W Polsce coraz częściej zdarzają się przerwy w dostawach prądu. Zmienne warunki klimatyczne i częste wyładowania kończą się zastojami w zasilaniu. Jaki ma to wpływ na ciągłość dostaw w domkach jednorodzinnych zasilanych instalacją fotowoltaiczną? Wydawać by się mogło, że takie obiekty są odporne na tego typu problemy. Niestety w większości przypadków efektem braku zasilania jest także brak prądu w domu. Jak wspomniano wcześniej, większość instalacji w Polsce posiada system on-grid, który jest podłączony do sieci. Polskie przepisy nakładają obowiązek wyposażenia inwertera w zabezpieczenia antywyspowe. W momencie przerwy w dostawie prądu wyłącza ono falownik. W ten sposób względy bezpieczeństwa osób obsługujących zewnętrzną sieć powodują automatyczne odłączenie energii elektrycznej, która jest produkowana w danej chwili przez instalację fotowoltaiczną. W tej sytuacji nie ma możliwości wykorzystania energii produkowanej przez instalację, jak również tej wcześniej zgromadzonej w sieci.

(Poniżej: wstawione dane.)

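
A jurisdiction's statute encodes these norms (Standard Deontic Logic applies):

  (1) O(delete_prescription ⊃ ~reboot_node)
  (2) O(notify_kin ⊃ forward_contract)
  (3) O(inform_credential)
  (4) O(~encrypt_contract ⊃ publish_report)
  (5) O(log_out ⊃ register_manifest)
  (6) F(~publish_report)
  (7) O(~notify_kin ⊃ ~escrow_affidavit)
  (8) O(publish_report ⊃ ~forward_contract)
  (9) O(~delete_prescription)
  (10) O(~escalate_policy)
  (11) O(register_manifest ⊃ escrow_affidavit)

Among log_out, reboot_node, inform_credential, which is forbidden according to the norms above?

Premise 6, F(~publish_report), is equivalent to O(publish_report).
From O(publish_report) and premise 8, O(publish_report ⊃ ~forward_contract), we obtain O(~forward_contract).
Premise 2 is O(notify_kin ⊃ forward_contract); contrapositively O(~forward_contract ⊃ ~notify_kin). Since O(~forward_contract) holds, K gives O(~notify_kin).
With premise 7, O(~notify_kin ⊃ ~escrow_affidavit), the K-axiom yields O(~escrow_affidavit).
Premise 11 is O(register_manifest ⊃ escrow_affidavit); contrapositively O(~escrow_affidavit ⊃ ~register_manifest). Since O(~escrow_affidavit) holds, K gives O(~register_manifest).
Premise 5, O(log_out ⊃ register_manifest), contraposes to O(~register_manifest ⊃ ~log_out); with O(~register_manifest) we get O(~log_out).
So O(~log_out) holds, i.e. log_out is forbidden. None of the other listed options is forbidden under the premises.

log_out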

Alternatywa – instalacja off-grid
Aby móc cieszyć się nieprzerwanymi dostawami energii elektrycznej należy zbudować instalację fotowoltaiczną w układzie zamkniętym, wyspowym tzw. off-grid. Układ taki opisuje sytuację, gdy moduły są jedynym źródłem energii, a urządzenia elektryczne w domu jedynym odbiorcą wytworzonego prądu. W ten sposób całkowicie uniezależniamy się od awarii sieci elektroenergetycznych. Wielkim atutem przydomowych magazynów energii jest fakt stabilizowania parametrów sieci przez odbieranie nadwyżek produkcyjnych z instalacji fotowoltaicznych w czasie ich największej produkcji. Instalacje tego typu mają jednak szereg wad, które sprawiają, że wykorzystuje się je głównie w miejscach, gdzie nie ma dostępu do sieci energetycznej lub występuje duża liczba usterek. Głównymi powodami nieopłacalności takiej instalacji są między innymi roczne spadki cen akumulatorów przeciętnie o 20%, brak możliwości przechowywania nadwyżek energii elektrycznej w skali roku, znaczna ilość paneli, które będą w stanie wychwycić wystarczająco dużo energii i zmagazynować ją w akumulatorach na całą dobę (dotyczy głównie okresu zimowego). Ważne jest także znalezienie firmy, która może pochwalić się doświadczeniem w montażu tego typu instalacji na szerszą skalę. (Jeżeli szukasz takiej firmy, skontaktuj się z nami – AM Group Solar) Wszystko to sprawia, że inwestowanie w instalację typu off-grid jest niezalecane i ekonomicznie nieuzasadnione we wszystkich tych miejscach, gdzie wyprodukowaną energię można bezpiecznie oddać do sieci.